OptionTypeDefaultDescription
max_iterationsint10Maximum autonomous iterations
completion_promisestrNonePromise text for completion detection
clear_contextboolFalseReset context each iteration
timeout_secondsfloatNoneOverall timeout limit

Completion Detection

The agent signals completion by including a promise marker in its output:
<promise>DONE</promise>
This explicit signaling prevents false completions and gives the agent precise control over when to stop iterating.
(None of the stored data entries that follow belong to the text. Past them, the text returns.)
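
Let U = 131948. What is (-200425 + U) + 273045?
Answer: 204568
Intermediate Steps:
(-200425 + U) + 273045 = (-200425 + 131948) + 273045 = -68477 + 273045 = 204568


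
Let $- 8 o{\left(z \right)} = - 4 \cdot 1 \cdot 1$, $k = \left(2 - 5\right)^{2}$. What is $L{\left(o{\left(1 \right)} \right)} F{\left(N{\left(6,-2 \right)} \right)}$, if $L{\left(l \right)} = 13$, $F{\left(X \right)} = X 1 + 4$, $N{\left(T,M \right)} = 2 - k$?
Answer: $-39$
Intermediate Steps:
$k = 9$ ($k = \left(-3\right)^{2} = 9$)
$N{\left(T,M \right)} = -7$ ($N{\left(T,M \right)} = 2 - 9 = -7$)
$F{\left(X \right)} = 4 + X$ ($F{\left(X \right)} = X + 4 = 4 + X$)
$o{\left(z \right)} = \frac{1}{2}$ ($o{\left(z \right)} = - \frac{\left(-4\right) 1 \cdot 1}{8} = - \frac{\left(-4\right) 1}{8} = \left(- \frac{1}{8}\right) \left(-4\right) = \frac{1}{2}$)
$L{\left(o{\left(1 \right)} \right)} F{\left(N{\left(6,-2 \right)} \right)} = 13 \left(4 - 7\right) = 13 \left(-3\right) = -39$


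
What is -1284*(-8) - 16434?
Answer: -6162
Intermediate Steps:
-1284*(-8) - 16434 = 10272 - 16434 = -6162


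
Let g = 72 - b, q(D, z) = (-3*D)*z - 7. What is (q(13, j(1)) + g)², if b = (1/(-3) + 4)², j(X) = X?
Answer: 12769/81 ≈ 157.64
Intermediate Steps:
b = 121/9 (b = (1*(-⅓) + 4)² = (-⅓ + 4)² = (11/3)² = 121/9 ≈ 13.444)
q(D, z) = -7 - 3*D*z (q(D, z) = -3*D*z - 7 = -7 - 3*D*z)
g = 527/9 (g = 72 - 1*121/9 = 72 - 121/9 = 527/9 ≈ 58.556)
(q(13, j(1)) + g)² = ((-7 - 3*13*1) + 527/9)² = ((-7 - 39) + 527/9)² = (-46 + 527/9)² = (113/9)² = 12769/81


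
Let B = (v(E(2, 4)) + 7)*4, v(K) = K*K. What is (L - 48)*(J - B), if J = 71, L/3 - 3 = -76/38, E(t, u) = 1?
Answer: -1755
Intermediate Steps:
L = 3 (L = 9 + 3*(-76/38) = 9 + 3*(-76*1/38) = 9 + 3*(-2) = 9 - 6 = 3)
v(K) = K²
B = 32 (B = (1² + 7)*4 = (1 + 7)*4 = 8*4 = 32)
(L - 48)*(J - B) = (3 - 48)*(71 - 1*32) = -45*(71 - 32) = -45*39 = -1755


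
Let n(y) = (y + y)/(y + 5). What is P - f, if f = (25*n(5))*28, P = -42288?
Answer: -42988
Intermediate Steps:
n(y) = 2*y/(5 + y) (n(y) = (2*y)/(5 + y) = 2*y/(5 + y))
f = 700 (f = (25*(2*5/(5 + 5)))*28 = (25*(2*5/10))*28 = (25*(2*5*(⅒)))*28 = (25*1)*28 = 25*28 = 700)
P - f = -42288 - 1*700 = -42288 - 700 = -42988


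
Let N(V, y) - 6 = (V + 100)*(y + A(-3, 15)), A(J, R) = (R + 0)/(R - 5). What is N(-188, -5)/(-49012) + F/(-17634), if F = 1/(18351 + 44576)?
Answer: -43553953808/6798299629827 ≈ -0.0064066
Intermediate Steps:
F = 1/62927 ≈ 1.5891e-5
A(J, R) = R/(-5 + R)
N(V, y) = 6 + (100 + V)*(3/2 + y) (N(V, y) = 6 + (V + 100)*(y + 15/(-5 + 15)) = 6 + (100 + V)*(y + 15/10) = 6 + (100 + V)*(y + 15*(1/10)) = 6 + (100 + V)*(y + 3/2) = 6 + (100 + V)*(3/2 + y))
N(-188, -5)/(-49012) + F/(-17634) = (156 + 100*(-5) + (3/2)*(-188) - 188*(-5))/(-49012) + (1/62927)/(-17634) = (156 - 500 - 282 + 940)*(-1/49012) + (1/62927)*(-1/17634) = 314*(-1/49012) - 1/1109654718 = -157/24506 - 1/1109654718 = -43553953808/6798299629827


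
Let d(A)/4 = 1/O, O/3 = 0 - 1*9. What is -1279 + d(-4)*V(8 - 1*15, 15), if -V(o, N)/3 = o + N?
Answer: -11479/9 ≈ -1275.4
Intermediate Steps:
O = -27 (O = 3*(0 - 1*9) = 3*(0 - 9) = 3*(-9) = -27)
V(o, N) = -3*N - 3*o (V(o, N) = -3*(o + N) = -3*(N + o) = -3*N - 3*o)
d(A) = -4/27 (d(A) = 4/(-27) = 4*(-1/27) = -4/27)
-1279 + d(-4)*V(8 - 1*15, 15) = -1279 - 4*(-3*15 - 3*(8 - 1*15))/27 = -1279 - 4*(-45 - 3*(8 - 15))/27 = -1279 - 4*(-45 - 3*(-7))/27 = -1279 - 4*(-45 + 21)/27 = -1279 - 4/27*(-24) = -1279 + 32/9 = -11479/9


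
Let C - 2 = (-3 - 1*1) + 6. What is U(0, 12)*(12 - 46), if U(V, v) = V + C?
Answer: -136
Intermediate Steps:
C = 4 (C = 2 + ((-3 - 1*1) + 6) = 2 + ((-3 - 1) + 6) = 2 + (-4 + 6) = 2 + 2 = 4)
U(V, v) = 4 + V (U(V, v) = V + 4 = 4 + V)
U(0, 12)*(12 - 46) = (4 + 0)*(12 - 46) = 4*(-34) = -136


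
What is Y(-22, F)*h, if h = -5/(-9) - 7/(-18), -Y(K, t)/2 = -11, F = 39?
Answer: 187/9 ≈ 20.778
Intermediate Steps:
Y(K, t) = 22 (Y(K, t) = -2*(-11) = 22)
h = 17/18 (h = -5*(-⅑) - 7*(-1/18) = 5/9 + 7/18 = 17/18 ≈ 0.94444)
Y(-22, F)*h = 22*(17/18) = 187/9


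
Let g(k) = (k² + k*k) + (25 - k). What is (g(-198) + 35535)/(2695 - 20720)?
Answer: -114166/18025 ≈ -6.3338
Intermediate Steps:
g(k) = 25 - k + 2*k² (g(k) = (k² + k²) + (25 - k) = 2*k² + (25 - k) = 25 - k + 2*k²)
(g(-198) + 35535)/(2695 - 20720) = ((25 - 1*(-198) + 2*(-198)²) + 35535)/(2695 - 20720) = ((25 + 198 + 2*39204) + 35535)/(-18025) = ((25 + 198 + 78408) + 35535)*(-1/18025) = (78631 + 35535)*(-1/18025) = 114166*(-1/18025) = -114166/18025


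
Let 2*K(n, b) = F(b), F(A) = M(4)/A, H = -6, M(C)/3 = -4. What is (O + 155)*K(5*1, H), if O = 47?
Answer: 202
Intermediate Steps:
M(C) = -12 (M(C) = 3*(-4) = -12)
F(A) = -12/A
K(n, b) = -6/b (K(n, b) = (-12/b)/2 = -6/b)
(O + 155)*K(5*1, H) = (47 + 155)*(-6/(-6)) = 202*(-6*(-1/6)) = 202*1 = 202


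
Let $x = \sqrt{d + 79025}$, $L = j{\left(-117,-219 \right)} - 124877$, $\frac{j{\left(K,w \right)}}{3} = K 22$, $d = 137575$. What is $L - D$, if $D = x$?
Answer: $-132599 - 190 \sqrt{6} \approx -1.3306 \cdot 10^{5}$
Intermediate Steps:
$j{\left(K,w \right)} = 66 K$ ($j{\left(K,w \right)} = 3 K 22 = 3 \cdot 22 K = 66 K$)
$L = -132599$ ($L = 66 \left(-117\right) - 124877 = -7722 - 124877 = -132599$)
$x = 190 \sqrt{6}$ ($x = \sqrt{137575 + 79025} = \sqrt{216600} = 190 \sqrt{6} \approx 465.4$)
$D = 190 \sqrt{6} \approx 465.4$
$L - D = -132599 - 190 \sqrt{6}$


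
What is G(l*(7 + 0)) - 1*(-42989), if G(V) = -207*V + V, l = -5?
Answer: 50199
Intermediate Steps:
G(V) = -206*V
G(l*(7 + 0)) - 1*(-42989) = -(-1030)*(7 + 0) - 1*(-42989) = -(-1030)*7 + 42989 = -206*(-35) + 42989 = 7210 + 42989 = 50199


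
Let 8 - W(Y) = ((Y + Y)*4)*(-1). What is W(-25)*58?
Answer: -11136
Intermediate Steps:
W(Y) = 8 + 8*Y (W(Y) = 8 - (Y + Y)*4*(-1) = 8 - (2*Y)*4*(-1) = 8 - 8*Y*(-1) = 8 - (-8)*Y = 8 + 8*Y)
W(-25)*58 = (8 + 8*(-25))*58 = (8 - 200)*58 = -192*58 = -11136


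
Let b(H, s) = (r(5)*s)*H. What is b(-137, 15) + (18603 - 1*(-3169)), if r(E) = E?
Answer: 11497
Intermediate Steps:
b(H, s) = 5*H*s (b(H, s) = (5*s)*H = 5*H*s)
b(-137, 15) + (18603 - 1*(-3169)) = 5*(-137)*15 + (18603 - 1*(-3169)) = -10275 + (18603 + 3169) = -10275 + 21772 = 11497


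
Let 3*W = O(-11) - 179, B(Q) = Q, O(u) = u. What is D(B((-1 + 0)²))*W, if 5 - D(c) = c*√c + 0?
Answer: -760/3 ≈ -253.33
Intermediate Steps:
D(c) = 5 - c^(3/2) (D(c) = 5 - (c*√c + 0) = 5 - (c^(3/2) + 0) = 5 - c^(3/2))
W = -190/3 (W = (-11 - 179)/3 = (⅓)*(-190) = -190/3 ≈ -63.333)
D(B((-1 + 0)²))*W = (5 - ((-1 + 0)²)^(3/2))*(-190/3) = (5 - ((-1)²)^(3/2))*(-190/3) = (5 - 1^(3/2))*(-190/3) = (5 - 1*1)*(-190/3) = (5 - 1)*(-190/3) = 4*(-190/3) = -760/3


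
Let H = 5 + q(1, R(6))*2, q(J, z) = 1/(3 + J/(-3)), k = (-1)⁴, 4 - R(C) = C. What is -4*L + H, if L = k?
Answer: 7/4 ≈ 1.7500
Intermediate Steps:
R(C) = 4 - C
k = 1
L = 1
q(J, z) = 1/(3 - J/3) (q(J, z) = 1/(3 + J*(-⅓)) = 1/(3 - J/3))
H = 23/4 (H = 5 - 3/(-9 + 1)*2 = 5 - 3/(-8)*2 = 5 - 3*(-⅛)*2 = 5 + (3/8)*2 = 5 + ¾ = 23/4 ≈ 5.7500)
-4*L + H = -4*1 + 23/4 = -4 + 23/4 = 7/4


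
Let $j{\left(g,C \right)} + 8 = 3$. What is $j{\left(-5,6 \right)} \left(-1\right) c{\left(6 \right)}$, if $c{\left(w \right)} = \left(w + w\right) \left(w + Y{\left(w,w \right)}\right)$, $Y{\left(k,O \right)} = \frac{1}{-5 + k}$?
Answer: $420$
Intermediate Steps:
$c{\left(w \right)} = 2 w \left(w + \frac{1}{-5 + w}\right)$ ($c{\left(w \right)} = \left(w + w\right) \left(w + \frac{1}{-5 + w}\right) = 2 w \left(w + \frac{1}{-5 + w}\right)$)
$j{\left(g,C \right)} = -5$ ($j{\left(g,C \right)} = -8 + 3 = -5$)
$j{\left(-5,6 \right)} \left(-1\right) c{\left(6 \right)} = \left(-5\right) \left(-1\right) 2 \cdot 6 \frac{1}{-5 + 6} \left(1 + 6 \left(-5 + 6\right)\right) = 5 \cdot 2 \cdot 6 \cdot 1^{-1} \left(1 + 6 \cdot 1\right) = 5 \cdot 2 \cdot 6 \cdot 1 \left(1 + 6\right) = 5 \cdot 2 \cdot 6 \cdot 1 \cdot 7 = 5 \cdot 84 = 420$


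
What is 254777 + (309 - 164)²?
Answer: 275802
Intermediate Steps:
254777 + (309 - 164)² = 254777 + 145² = 254777 + 21025 = 275802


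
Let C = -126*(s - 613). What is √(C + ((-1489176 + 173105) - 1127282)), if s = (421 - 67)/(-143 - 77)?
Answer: I*√7156884570/55 ≈ 1538.2*I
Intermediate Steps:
s = -177/110 (s = 354/(-220) = 354*(-1/220) = -177/110 ≈ -1.6091)
C = 4259241/55 (C = -126*(-177/110 - 613) = -126*(-67607/110) = 4259241/55 ≈ 77441.)
√(C + ((-1489176 + 173105) - 1127282)) = √(4259241/55 + ((-1489176 + 173105) - 1127282)) = √(4259241/55 + (-1316071 - 1127282)) = √(4259241/55 - 2443353) = √(-130125174/55) = I*√7156884570/55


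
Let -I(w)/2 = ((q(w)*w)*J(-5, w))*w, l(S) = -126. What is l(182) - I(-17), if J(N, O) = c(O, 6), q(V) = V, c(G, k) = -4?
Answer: 39178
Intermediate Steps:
J(N, O) = -4
I(w) = 8*w³ (I(w) = -2*(w*w)*(-4)*w = -2*w²*(-4)*w = -2*(-4*w²)*w = -(-8)*w³ = 8*w³)
l(182) - I(-17) = -126 - 8*(-17)³ = -126 - 8*(-4913) = -126 - 1*(-39304) = -126 + 39304 = 39178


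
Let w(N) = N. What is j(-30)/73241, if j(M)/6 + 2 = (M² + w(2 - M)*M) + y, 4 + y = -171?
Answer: -1422/73241 ≈ -0.019415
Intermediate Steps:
y = -175 (y = -4 - 171 = -175)
j(M) = -1062 + 6*M² + 6*M*(2 - M) (j(M) = -12 + 6*((M² + (2 - M)*M) - 175) = -12 + 6*((M² + M*(2 - M)) - 175) = -12 + 6*(-175 + M² + M*(2 - M)) = -12 + (-1050 + 6*M² + 6*M*(2 - M)) = -1062 + 6*M² + 6*M*(2 - M))
j(-30)/73241 = (-1062 + 12*(-30))/73241 = (-1062 - 360)*(1/73241) = -1422*1/73241 = -1422/73241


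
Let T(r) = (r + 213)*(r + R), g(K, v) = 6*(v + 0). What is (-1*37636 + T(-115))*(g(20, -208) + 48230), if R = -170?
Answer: -3080421812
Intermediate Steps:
g(K, v) = 6*v
T(r) = (-170 + r)*(213 + r) (T(r) = (r + 213)*(r - 170) = (213 + r)*(-170 + r) = (-170 + r)*(213 + r))
(-1*37636 + T(-115))*(g(20, -208) + 48230) = (-1*37636 + (-36210 + (-115)**2 + 43*(-115)))*(6*(-208) + 48230) = (-37636 + (-36210 + 13225 - 4945))*(-1248 + 48230) = (-37636 - 27930)*46982 = -65566*46982 = -3080421812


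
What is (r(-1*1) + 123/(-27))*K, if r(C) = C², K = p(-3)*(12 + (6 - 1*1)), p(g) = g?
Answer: 544/3 ≈ 181.33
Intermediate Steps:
K = -51 (K = -3*(12 + (6 - 1*1)) = -3*(12 + (6 - 1)) = -3*(12 + 5) = -3*17 = -51)
(r(-1*1) + 123/(-27))*K = ((-1*1)² + 123/(-27))*(-51) = ((-1)² + 123*(-1/27))*(-51) = (1 - 41/9)*(-51) = -32/9*(-51) = 544/3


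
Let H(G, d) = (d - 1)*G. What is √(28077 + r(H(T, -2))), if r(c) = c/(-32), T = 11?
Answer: 3*√199666/8 ≈ 167.56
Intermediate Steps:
H(G, d) = G*(-1 + d) (H(G, d) = (-1 + d)*G = G*(-1 + d))
r(c) = -c/32 (r(c) = c*(-1/32) = -c/32)
√(28077 + r(H(T, -2))) = √(28077 - 11*(-1 - 2)/32) = √(28077 - 11*(-3)/32) = √(28077 - 1/32*(-33)) = √(28077 + 33/32) = √(898497/32) = 3*√199666/8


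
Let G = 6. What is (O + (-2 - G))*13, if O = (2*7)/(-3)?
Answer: -494/3 ≈ -164.67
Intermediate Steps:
O = -14/3 (O = 14*(-⅓) = -14/3 ≈ -4.6667)
(O + (-2 - G))*13 = (-14/3 + (-2 - 1*6))*13 = (-14/3 + (-2 - 6))*13 = (-14/3 - 8)*13 = -38/3*13 = -494/3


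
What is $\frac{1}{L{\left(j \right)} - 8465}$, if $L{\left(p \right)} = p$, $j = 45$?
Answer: $- \frac{1}{8420} \approx -0.00011876$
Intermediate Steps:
$\frac{1}{L{\left(j \right)} - 8465} = \frac{1}{45 - 8465} = \frac{1}{-8420} = - \frac{1}{8420}$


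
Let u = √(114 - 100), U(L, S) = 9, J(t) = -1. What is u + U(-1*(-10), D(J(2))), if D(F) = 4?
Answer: 9 + √14 ≈ 12.742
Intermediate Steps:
u = √14 ≈ 3.7417
u + U(-1*(-10), D(J(2))) = √14 + 9 = 9 + √14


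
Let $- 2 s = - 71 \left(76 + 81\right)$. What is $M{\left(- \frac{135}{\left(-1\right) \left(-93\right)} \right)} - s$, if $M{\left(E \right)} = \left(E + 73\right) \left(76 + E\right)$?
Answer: $- \frac{460671}{1922} \approx -239.68$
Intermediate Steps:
$M{\left(E \right)} = \left(73 + E\right) \left(76 + E\right)$
$s = \frac{11147}{2}$ ($s = - \frac{\left(-71\right) \left(76 + 81\right)}{2} = - \frac{\left(-71\right) 157}{2} = \left(- \frac{1}{2}\right) \left(-11147\right) = \frac{11147}{2} \approx 5573.5$)
$M{\left(- \frac{135}{\left(-1\right) \left(-93\right)} \right)} - s = \left(5548 + \left(- \frac{135}{\left(-1\right) \left(-93\right)}\right)^{2} + 149 \left(- \frac{135}{\left(-1\right) \left(-93\right)}\right)\right) - \frac{11147}{2} = \left(5548 + \left(- \frac{135}{93}\right)^{2} + 149 \left(- \frac{135}{93}\right)\right) - \frac{11147}{2} = \left(5548 + \left(\left(-135\right) \frac{1}{93}\right)^{2} + 149 \left(\left(-135\right) \frac{1}{93}\right)\right) - \frac{11147}{2} = \left(5548 + \left(- \frac{45}{31}\right)^{2} + 149 \left(- \frac{45}{31}\right)\right) - \frac{11147}{2} = \left(5548 + \frac{2025}{961} - \frac{6705}{31}\right) - \frac{11147}{2} = \frac{5125798}{961} - \frac{11147}{2} = - \frac{460671}{1922}$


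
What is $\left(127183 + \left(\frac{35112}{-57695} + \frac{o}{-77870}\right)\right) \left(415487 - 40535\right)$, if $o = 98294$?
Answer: $\frac{1947663915418465776}{40842815} \approx 4.7687 \cdot 10^{10}$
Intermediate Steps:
$\left(127183 + \left(\frac{35112}{-57695} + \frac{o}{-77870}\right)\right) \left(415487 - 40535\right) = \left(127183 + \left(\frac{35112}{-57695} + \frac{98294}{-77870}\right)\right) \left(415487 - 40535\right) = \left(127183 + \left(35112 \left(- \frac{1}{57695}\right) + 98294 \left(- \frac{1}{77870}\right)\right)\right) 374952 = \left(127183 - \frac{76411307}{40842815}\right) 374952 = \frac{5194435328838}{40842815} \cdot 374952 = \frac{1947663915418465776}{40842815}$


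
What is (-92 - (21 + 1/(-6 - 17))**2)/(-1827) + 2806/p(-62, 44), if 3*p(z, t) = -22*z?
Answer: 1419854497/219713802 ≈ 6.4623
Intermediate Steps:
p(z, t) = -22*z/3 (p(z, t) = (-22*z)/3 = -22*z/3)
(-92 - (21 + 1/(-6 - 17))**2)/(-1827) + 2806/p(-62, 44) = (-92 - (21 + 1/(-6 - 17))**2)/(-1827) + 2806/((-22/3*(-62))) = (-92 - (21 + 1/(-23))**2)*(-1/1827) + 2806/(1364/3) = (-92 - (21 - 1/23)**2)*(-1/1827) + 2806*(3/1364) = (-92 - (482/23)**2)*(-1/1827) + 4209/682 = (-92 - 1*232324/529)*(-1/1827) + 4209/682 = (-92 - 232324/529)*(-1/1827) + 4209/682 = -280992/529*(-1/1827) + 4209/682 = 93664/322161 + 4209/682 = 1419854497/219713802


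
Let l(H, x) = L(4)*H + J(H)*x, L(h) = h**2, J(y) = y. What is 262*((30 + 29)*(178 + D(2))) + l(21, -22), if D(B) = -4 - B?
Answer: 2658650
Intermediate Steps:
l(H, x) = 16*H + H*x (l(H, x) = 4**2*H + H*x = 16*H + H*x)
262*((30 + 29)*(178 + D(2))) + l(21, -22) = 262*((30 + 29)*(178 + (-4 - 1*2))) + 21*(16 - 22) = 262*(59*(178 + (-4 - 2))) + 21*(-6) = 262*(59*(178 - 6)) - 126 = 262*(59*172) - 126 = 262*10148 - 126 = 2658776 - 126 = 2658650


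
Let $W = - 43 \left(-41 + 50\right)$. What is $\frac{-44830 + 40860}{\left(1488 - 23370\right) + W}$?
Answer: $\frac{3970}{22269} \approx 0.17827$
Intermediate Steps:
$W = -387$ ($W = \left(-43\right) 9 = -387$)
$\frac{-44830 + 40860}{\left(1488 - 23370\right) + W} = \frac{-44830 + 40860}{\left(1488 - 23370\right) - 387} = - \frac{3970}{-21882 - 387} = - \frac{3970}{-22269} = \left(-3970\right) \left(- \frac{1}{22269}\right) = \frac{3970}{22269}$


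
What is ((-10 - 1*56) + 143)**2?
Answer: 5929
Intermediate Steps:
((-10 - 1*56) + 143)**2 = ((-10 - 56) + 143)**2 = (-66 + 143)**2 = 77**2 = 5929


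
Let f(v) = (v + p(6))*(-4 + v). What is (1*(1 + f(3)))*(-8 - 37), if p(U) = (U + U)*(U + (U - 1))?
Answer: 6030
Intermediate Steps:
p(U) = 2*U*(-1 + 2*U) (p(U) = (2*U)*(U + (-1 + U)) = (2*U)*(-1 + 2*U) = 2*U*(-1 + 2*U))
f(v) = (-4 + v)*(132 + v) (f(v) = (v + 2*6*(-1 + 2*6))*(-4 + v) = (v + 2*6*(-1 + 12))*(-4 + v) = (v + 2*6*11)*(-4 + v) = (v + 132)*(-4 + v) = (132 + v)*(-4 + v) = (-4 + v)*(132 + v))
(1*(1 + f(3)))*(-8 - 37) = (1*(1 + (-528 + 3**2 + 128*3)))*(-8 - 37) = (1*(1 + (-528 + 9 + 384)))*(-45) = (1*(1 - 135))*(-45) = (1*(-134))*(-45) = -134*(-45) = 6030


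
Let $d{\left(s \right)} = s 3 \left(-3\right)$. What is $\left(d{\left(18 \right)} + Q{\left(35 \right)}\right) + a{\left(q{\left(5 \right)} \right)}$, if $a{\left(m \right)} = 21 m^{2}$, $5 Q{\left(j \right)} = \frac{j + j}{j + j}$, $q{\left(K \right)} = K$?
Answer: $\frac{1816}{5} \approx 363.2$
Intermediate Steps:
$Q{\left(j \right)} = \frac{1}{5}$ ($Q{\left(j \right)} = \frac{\left(j + j\right) \frac{1}{j + j}}{5} = \frac{2 j \frac{1}{2 j}}{5} = \frac{1}{5} \cdot 1 = \frac{1}{5}$)
$d{\left(s \right)} = - 9 s$ ($d{\left(s \right)} = 3 s \left(-3\right) = - 9 s$)
$\left(d{\left(18 \right)} + Q{\left(35 \right)}\right) + a{\left(q{\left(5 \right)} \right)} = \left(\left(-9\right) 18 + \frac{1}{5}\right) + 21 \cdot 5^{2} = \left(-162 + \frac{1}{5}\right) + 21 \cdot 25 = - \frac{809}{5} + 525 = \frac{1816}{5}$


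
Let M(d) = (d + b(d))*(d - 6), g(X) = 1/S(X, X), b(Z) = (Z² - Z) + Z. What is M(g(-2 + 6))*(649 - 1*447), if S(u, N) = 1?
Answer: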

Exit Conditions:
  1. Promise matched: Output contains <promise>{TEXT}</promise> matching the configured promise
  2. Max iterations: Reached the iteration limit
  3. Timeout: Exceeded the time limit
  4. Doom loop: Detected repetitive non-productive actions
  5. User interrupt: Ctrl+C cancellation

Common Patterns

Long-Running Development Tasks

# Build a complete feature with 20 iterations and 10-minute timeout
praisonai loop "Implement user authentication with JWT" \
  -p FEATURE_COMPLETE \
  -c \
  -n 20 \
  -t 600 \
  -v

Debugging Sessions

# Debug with verbose output and completion signal
praisonai loop "Find and fix the memory leak in the cache module" \
  -p BUG_FIXED \
  -v

Refactoring Tasks

# Refactor with context clearing for clean iterations
praisonai loop "Refactor database layer to use async/await" \
  -p REFACTORED \
  -c \
  -n 15

Best Practices

When --clear-context is enabled, ensure your agent writes progress to files (like progress.txt or a task list) so state persists across iterations.
Choose unique, unmistakable completion words like TASK_COMPLETE, DONE, or FEATURE_SHIPPED. Avoid common words that might appear accidentally.
Always set --timeout for production use to prevent runaway loops from consuming excessive resources.
Use -v when developing new autonomous workflows to understand the agent’s behavior across iterations.